Bref, s’il n’y a pas précisément de quoi constituer une doctrine nouvelle, la révision de l’histoire coloniale étant déjà bien engagée depuis quelques années, il y a là bel et bien un regain de cette guerre des mémoires qui, à travers une réactivation des griefs du passé, vise à une reformulation des enjeux du présent. Tout est fait pour empêcher une clôture de l’histoire du colonialisme. Et l’actualité algérienne en est le prétexte tout trouvé : l’échec de l’expérience d’Etat, sa dérive sanglante ne sauraient être analysés comme les données constitutives d'une "postériorité", avec ses incontestables déterminismes historiques mais aussi ses données vivantes, contemporaines ; ils fournissent les mobiles d’une perpétuelle relecture de la lutte de libération nationale algérienne qui, inscrite pourtant dans un processus général de décolonisation, ne cessera donc pas d’être mise en procès.

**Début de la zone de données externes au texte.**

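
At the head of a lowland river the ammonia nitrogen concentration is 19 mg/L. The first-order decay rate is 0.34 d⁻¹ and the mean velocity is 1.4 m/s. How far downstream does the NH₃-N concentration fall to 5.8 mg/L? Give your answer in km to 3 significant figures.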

En même temps, le mythe d’une autre issue historique dont nous aurions raté le coche (une société "métissée", "égalitaire" et "tolérante"), condamné en fait à son principe par le système colonial, rejeté jadis dans l’action par les acteurs, au nom d’intérêts inconciliables, et naguère dans la réflexion par les historiens les plus rigoureux, nous reviendra toujours comme un fantasme indépassable. Il faut que le colonialisme continue à nous faire rêver de tant de promesses brutalement ruinées par les « putschistes » du FLN !
La guerre des mémoires ! Il y a tant de grands esprits qui se défendent d’y céder … pour mieux l’alimenter. J’ai personnellement écrit que c’était un défi qu’il fallait relever à visage découvert. Car le substitut qu’on nous en propose n’en est que le déguisement : une histoire à écrire "ensemble", c’est-à-dire des tractations entre historiens parrainés par les pouvoirs pour aboutir à une vérité de compromis ! Et le film et la correspondance de JP Lledo participent de ces surenchères destinées à préparer la négociation.
J’ajouterai cependant que la plupart des contradicteurs algériens du cinéaste ont en commun avec lui d'emprunter, pour aller questionner le mouvement national, la même passerelle de silence jetée sur la décennie 1990 . Un silence dont ne filtre que la condamnation ritualisée du "terrorisme islamiste", appréhendé sans interrogation critique, avec la charge dogmatique dont le leste désormais un consensus mondialisé.
En 1999, JP Lledo consacrait un film à Henri Alleg, de retour en Algérie, grâce auquel le spectateur avait le loisir de suivre longuement les deux hommes dans leur visite de la prison de Serkadji, où le héros du film avait été incarcéré une cinquantaine d'années plus tôt. Je suis sûr que les couloirs et les murs de la prison étaient encore imprégnés du sang de la centaine de prisonniers massacrés là par les forces de sécurité en 1995. JP Lledo n’a pas soufflé mot de la tragédie à son compagnon (qui ne s'en est du reste pas offusqué le moins du monde!). On comprend pourquoi aujourd’hui. Aux dires mêmes du cinéaste, ces islamistes n’étaient somme toute que les descendants des « égorgeurs » du FLN.